Une dizaine de personnages se croisent à Paris : un vieux producteur d’une émission de télé à succès (André Dussollier), un jeune maquilleur gay, un cascadeur professionnel, une diva dont les journaux annoncent par erreur le décès (Monica Bellucci) et sa femme de ménage, une ado traumatisée par la diffusion d’une sextape, un veuf inconsolable (Alex Lutz), un flic taiseux (Roschdy Zem)….

Marjane Satrapi, l’auteur de l’irrésistible Persépolis, une bande dessinée puis un film d’animation qui ont marqué leur époque, poursuit cahin-caha sa carrière sans jamais être parvenue à retrouver l’inspiration de ses débuts. Elle livre ici un film déroutant, qui a divisé la critique et n’a pas réussi à trouver son public. Deux semaines après sa sortie, il a quasiment disparu des écrans. Je me demande d’ailleurs si c’est un ratage total ou au contraire une sympathique bizarrerie.

Il s’inspire directement des films à sketches italiens, qui furent à la mode dans les années soixante. Quelques décennies plus tard, Danièle Thompson s’employait encore sans grand succès d’en filmer de pâles succédanés (Fauteuils d’orchestre). Pour éviter l’accumulation d’histoires indépendantes, le scénario de Paradis Paris essaie assez malignement, même si son écriture tourne vite au procédé, de les lier entre elles.
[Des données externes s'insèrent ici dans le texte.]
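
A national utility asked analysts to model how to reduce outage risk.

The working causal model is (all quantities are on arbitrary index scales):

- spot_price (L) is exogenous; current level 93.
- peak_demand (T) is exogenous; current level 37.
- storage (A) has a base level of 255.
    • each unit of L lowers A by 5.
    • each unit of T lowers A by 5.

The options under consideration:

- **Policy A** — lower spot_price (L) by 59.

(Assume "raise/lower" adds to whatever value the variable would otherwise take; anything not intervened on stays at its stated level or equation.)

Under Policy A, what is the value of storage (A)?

-100

Policy A (L − 59):
  L = 93 − 59 = 34
  T = 37
  A = 255 − 5·34 − 5·37 = -100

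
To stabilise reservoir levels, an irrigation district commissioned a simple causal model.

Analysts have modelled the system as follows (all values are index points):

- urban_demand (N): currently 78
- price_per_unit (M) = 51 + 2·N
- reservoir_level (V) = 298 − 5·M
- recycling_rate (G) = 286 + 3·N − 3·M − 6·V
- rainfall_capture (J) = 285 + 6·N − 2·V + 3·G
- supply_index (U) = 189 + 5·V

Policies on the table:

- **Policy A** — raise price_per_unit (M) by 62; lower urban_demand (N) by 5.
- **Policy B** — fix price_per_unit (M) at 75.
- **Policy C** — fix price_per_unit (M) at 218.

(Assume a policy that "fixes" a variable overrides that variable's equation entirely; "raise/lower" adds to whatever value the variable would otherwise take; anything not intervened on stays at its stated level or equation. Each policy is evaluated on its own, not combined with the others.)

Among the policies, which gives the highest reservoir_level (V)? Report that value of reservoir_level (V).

Policy A (M + 62, N − 5):
  N = 78 − 5 = 73
  M = 51 + 2·73 (+62 from intervention) = 259
  V = 298 − 5·259 = -997
Policy B (M := 75):
  N = 78
  M = 75
  V = 298 − 5·75 = -77
Policy C (M := 218):
  N = 78
  M = 218
  V = 298 − 5·218 = -792
Comparing — Policy A: V=-997, Policy B: V=-77, Policy C: V=-792. Highest is -77 (Policy B).

-77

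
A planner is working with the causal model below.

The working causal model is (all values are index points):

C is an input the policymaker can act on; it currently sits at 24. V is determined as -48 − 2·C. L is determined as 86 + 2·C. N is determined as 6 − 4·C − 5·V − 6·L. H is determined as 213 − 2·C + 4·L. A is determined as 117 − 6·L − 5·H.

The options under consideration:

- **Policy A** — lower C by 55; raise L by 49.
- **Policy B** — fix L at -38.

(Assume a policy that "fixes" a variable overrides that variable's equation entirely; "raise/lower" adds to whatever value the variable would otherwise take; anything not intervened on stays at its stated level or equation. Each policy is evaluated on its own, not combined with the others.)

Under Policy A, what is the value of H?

Policy A (C − 55, L + 49):
  C = 24 − 55 = -31
  L = 86 + 2·(-31) (+49 from intervention) = 73
  H = 213 − 2·(-31) + 4·73 = 567

567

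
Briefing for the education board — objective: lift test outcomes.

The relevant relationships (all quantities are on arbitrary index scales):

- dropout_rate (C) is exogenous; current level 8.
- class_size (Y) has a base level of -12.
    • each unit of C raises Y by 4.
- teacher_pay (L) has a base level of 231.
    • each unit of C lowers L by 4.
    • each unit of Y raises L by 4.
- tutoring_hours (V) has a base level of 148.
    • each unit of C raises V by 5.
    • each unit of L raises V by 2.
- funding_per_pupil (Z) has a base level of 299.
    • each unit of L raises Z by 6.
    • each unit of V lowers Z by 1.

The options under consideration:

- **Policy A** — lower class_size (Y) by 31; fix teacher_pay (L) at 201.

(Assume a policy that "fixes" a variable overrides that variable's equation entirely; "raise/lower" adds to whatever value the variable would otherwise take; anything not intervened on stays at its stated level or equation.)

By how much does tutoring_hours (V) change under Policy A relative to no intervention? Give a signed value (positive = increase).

-156

Baseline:
  C = 8
  Y = -12 + 4·8 = 20
  L = 231 − 4·8 + 4·20 = 279
  V = 148 + 5·8 + 2·279 = 746
Policy A (Y − 31, L := 201):
  C = 8
  Y = -12 + 4·8 (−31 from intervention) = -11
  L = 201
  V = 148 + 5·8 + 2·201 = 590
Change in V: 590 − 746 = -156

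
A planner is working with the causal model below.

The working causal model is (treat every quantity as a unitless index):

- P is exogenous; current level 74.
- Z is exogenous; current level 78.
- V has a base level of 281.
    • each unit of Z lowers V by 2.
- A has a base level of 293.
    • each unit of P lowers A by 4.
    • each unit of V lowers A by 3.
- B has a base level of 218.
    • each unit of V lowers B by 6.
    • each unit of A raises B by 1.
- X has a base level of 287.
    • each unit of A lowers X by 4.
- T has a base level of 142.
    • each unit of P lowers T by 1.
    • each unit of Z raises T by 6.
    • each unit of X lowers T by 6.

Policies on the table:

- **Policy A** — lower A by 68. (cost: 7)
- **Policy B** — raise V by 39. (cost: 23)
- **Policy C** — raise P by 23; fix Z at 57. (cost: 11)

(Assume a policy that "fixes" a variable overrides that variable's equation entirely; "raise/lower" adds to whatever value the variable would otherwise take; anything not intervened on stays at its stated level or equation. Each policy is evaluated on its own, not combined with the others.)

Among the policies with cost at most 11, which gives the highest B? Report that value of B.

Policy A (A − 68):
  P = 74
  Z = 78
  V = 281 − 2·78 = 125
  A = 293 − 4·74 − 3·125 (−68 from intervention) = -446
  B = 218 − 6·125 + (-446) = -978
Policy C (P + 23, Z := 57):
  P = 74 + 23 = 97
  Z = 57
  V = 281 − 2·57 = 167
  A = 293 − 4·97 − 3·167 = -596
  B = 218 − 6·167 + (-596) = -1380
Comparing — Policy A: B=-978, Policy C: B=-1380. Highest is -978 (Policy A).

-978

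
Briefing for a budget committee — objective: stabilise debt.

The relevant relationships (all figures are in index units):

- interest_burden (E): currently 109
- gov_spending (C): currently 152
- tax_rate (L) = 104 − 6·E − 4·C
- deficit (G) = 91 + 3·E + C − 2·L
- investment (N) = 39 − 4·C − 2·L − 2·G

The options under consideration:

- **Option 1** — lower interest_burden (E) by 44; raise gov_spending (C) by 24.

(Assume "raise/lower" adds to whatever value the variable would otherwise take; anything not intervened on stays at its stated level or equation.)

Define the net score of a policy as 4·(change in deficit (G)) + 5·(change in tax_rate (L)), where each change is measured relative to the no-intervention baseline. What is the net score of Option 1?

-936

Baseline:
  E = 109
  C = 152
  L = 104 − 6·109 − 4·152 = -1158
  G = 91 + 3·109 + 152 − 2·(-1158) = 2886
Option 1 (E − 44, C + 24):
  E = 109 − 44 = 65
  C = 152 + 24 = 176
  L = 104 − 6·65 − 4·176 = -990
  G = 91 + 3·65 + 176 − 2·(-990) = 2442
ΔG = 2442 − 2886 = -444; ΔL = -990 − (-1158) = 168
Score = 4·(-444) + 5·168 = -936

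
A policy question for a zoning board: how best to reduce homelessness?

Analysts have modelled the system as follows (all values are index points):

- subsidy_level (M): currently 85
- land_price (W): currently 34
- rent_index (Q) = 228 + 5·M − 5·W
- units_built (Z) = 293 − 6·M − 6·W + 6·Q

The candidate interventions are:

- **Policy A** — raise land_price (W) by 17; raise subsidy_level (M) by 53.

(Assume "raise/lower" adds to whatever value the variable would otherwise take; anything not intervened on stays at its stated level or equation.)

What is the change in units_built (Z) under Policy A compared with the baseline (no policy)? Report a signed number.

660

Baseline:
  M = 85
  W = 34
  Q = 228 + 5·85 − 5·34 = 483
  Z = 293 − 6·85 − 6·34 + 6·483 = 2477
Policy A (W + 17, M + 53):
  M = 85 + 53 = 138
  W = 34 + 17 = 51
  Q = 228 + 5·138 − 5·51 = 663
  Z = 293 − 6·138 − 6·51 + 6·663 = 3137
Change in Z: 3137 − 2477 = 660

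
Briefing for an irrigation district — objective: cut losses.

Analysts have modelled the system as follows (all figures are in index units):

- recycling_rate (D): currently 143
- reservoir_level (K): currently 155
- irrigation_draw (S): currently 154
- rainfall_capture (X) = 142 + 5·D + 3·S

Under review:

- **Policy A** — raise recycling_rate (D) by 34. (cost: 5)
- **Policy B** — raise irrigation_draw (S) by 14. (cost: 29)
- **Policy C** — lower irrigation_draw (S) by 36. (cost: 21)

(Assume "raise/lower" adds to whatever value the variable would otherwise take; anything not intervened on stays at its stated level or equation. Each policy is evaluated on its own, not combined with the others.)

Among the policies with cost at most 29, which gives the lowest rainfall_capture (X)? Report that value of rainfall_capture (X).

1211

Policy A (D + 34):
  D = 143 + 34 = 177
  S = 154
  X = 142 + 5·177 + 3·154 = 1489
Policy B (S + 14):
  D = 143
  S = 154 + 14 = 168
  X = 142 + 5·143 + 3·168 = 1361
Policy C (S − 36):
  D = 143
  S = 154 − 36 = 118
  X = 142 + 5·143 + 3·118 = 1211
Comparing — Policy A: X=1489, Policy B: X=1361, Policy C: X=1211. Lowest is 1211 (Policy C).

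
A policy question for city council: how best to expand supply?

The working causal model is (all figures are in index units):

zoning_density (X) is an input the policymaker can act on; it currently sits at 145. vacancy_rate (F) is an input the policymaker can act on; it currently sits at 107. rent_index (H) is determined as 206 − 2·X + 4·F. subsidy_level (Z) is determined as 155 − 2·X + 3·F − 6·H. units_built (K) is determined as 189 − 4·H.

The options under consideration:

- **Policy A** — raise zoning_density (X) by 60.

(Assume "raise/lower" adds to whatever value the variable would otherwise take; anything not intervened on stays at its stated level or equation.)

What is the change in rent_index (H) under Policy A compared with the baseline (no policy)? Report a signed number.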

Le problème des films à sketches est que certains sont plus réussis que d’autres… et que d’autres le sont beaucoup moins que certains. Ici par exemple, on peut trouver fort drôle l’autodérision avec laquelle Monica Bellucci joue une diva jadis renommée aujourd’hui oubliée du public dont la mort n’est guère saluée que par quelques brefs entrefilets dans la presse. André Dussollier est beaucoup plus prévisible dans le rôle d’une vieille star du petit écran à laquelle on diagnostique une maladie incurable. Le rôle de Roschdy Zem n’a aucune épaisseur, un vrai gâchis quand on connaît le talent de cet acteur – et l’admiration que je lui voue.
Celui qui m’a le plus touché, en deux ou trois scènes à peine est Alex Lutz, décidément excellent dans tous les registres.